2. Genetic fingerprinting
This is also named as DNA fingerprinting or DNA profiling. The researchers isolate DNA from cells such as blood, hair or semen samples. DNA fingerprinting basically compares and analyze certain stretches of DNA that are unique in every person. This helps the crime investigation agencies to have a record of DNA fingerprints of the criminals. Similarly, mitochondrial DNA fingerprinting is also a technique to identify the blood relations to maternal side of a person because the only the maternal mitochondria passes on to next offspring.
3. Diagnostic tests
PCR can detect various infectious diseases before the serological lab tests. For instance, PCR detects the typhoid fever. Moreover, this is helpful to detect any possible infection in donated blood or a person. Here comes the example of tuberculosis. PCR has its application to find out the compatibility of donor and recipient before the organ transplantation.
4. Personalized medicine
This is a new revolution in medicine and therapeutics that drugs for treatment of disease should design according to his/her genome. Depending on the genome of each person, this medicine will be customized and personalized and so will be its dose.
5. Detection of environmental pathogens
PCR helps in detection of various pathogenic particles not only in body of organism but also outside of it.

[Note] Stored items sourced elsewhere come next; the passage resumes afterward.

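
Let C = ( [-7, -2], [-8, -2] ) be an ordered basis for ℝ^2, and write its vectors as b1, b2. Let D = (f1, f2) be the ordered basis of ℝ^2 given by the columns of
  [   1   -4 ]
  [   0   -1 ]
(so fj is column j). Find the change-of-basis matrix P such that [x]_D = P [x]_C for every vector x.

[[1, 0], [2, 2]]

Take x = bj: its C-coordinates are the j-th standard unit vector, so P e_j — column j of P — equals [bj]_D.
b1 = f1 + 2f2, giving column 1 = [1, 2]; repeating for each j gives P = [[1, 0], [2, 2]].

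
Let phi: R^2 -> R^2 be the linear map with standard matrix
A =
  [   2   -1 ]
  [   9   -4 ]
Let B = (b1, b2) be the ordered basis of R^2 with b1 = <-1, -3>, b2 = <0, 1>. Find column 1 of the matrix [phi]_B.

Compute phi(b1) = A b1 = <1, 3> in standard coordinates.
Then write this in B-coordinates: solve for y in y_1 b1 + y_2 b2 = <1, 3>.
This gives y = <-1, 0>, which is column 1 of [phi]_B.

<-1, 0>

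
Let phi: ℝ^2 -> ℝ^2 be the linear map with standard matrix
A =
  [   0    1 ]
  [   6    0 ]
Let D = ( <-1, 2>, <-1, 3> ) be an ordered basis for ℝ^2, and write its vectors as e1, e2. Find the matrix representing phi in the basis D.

[[0, -3], [-2, 0]]

The j-th column of [phi]_D is [phi(ej)]_D.
phi(e1) = A e1 = <2, -6> = 0·e1 - 2e2, so column 1 is <0, -2>.
Repeating for e2 and assembling the columns gives [[0, -3], [-2, 0]].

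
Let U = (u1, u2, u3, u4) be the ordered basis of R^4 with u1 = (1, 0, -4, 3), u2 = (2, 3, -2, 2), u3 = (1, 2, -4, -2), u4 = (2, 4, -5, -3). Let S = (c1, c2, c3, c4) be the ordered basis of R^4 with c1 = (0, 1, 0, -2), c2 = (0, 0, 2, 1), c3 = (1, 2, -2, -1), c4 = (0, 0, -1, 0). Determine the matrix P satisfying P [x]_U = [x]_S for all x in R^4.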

Therefore, this can help in detection of pathogenic bacteria or viruses in water supplies.
6. A research tool
The most significant role of PCR is in research and analytics. This amplifies the minor amount of DNA which the researchers may insert into other organism’s genome. For instance, in genetic engineering experiments of E.coli genome, Human Genome Project. This helps is studying the gene expression in relation to various factors and environmental conditions.
This technique is also helpful for archaeological studies. The DNA of dead and extinct organisms is obtained from their fossils and bones and is amplified with the help of PCR for further studies and analysis.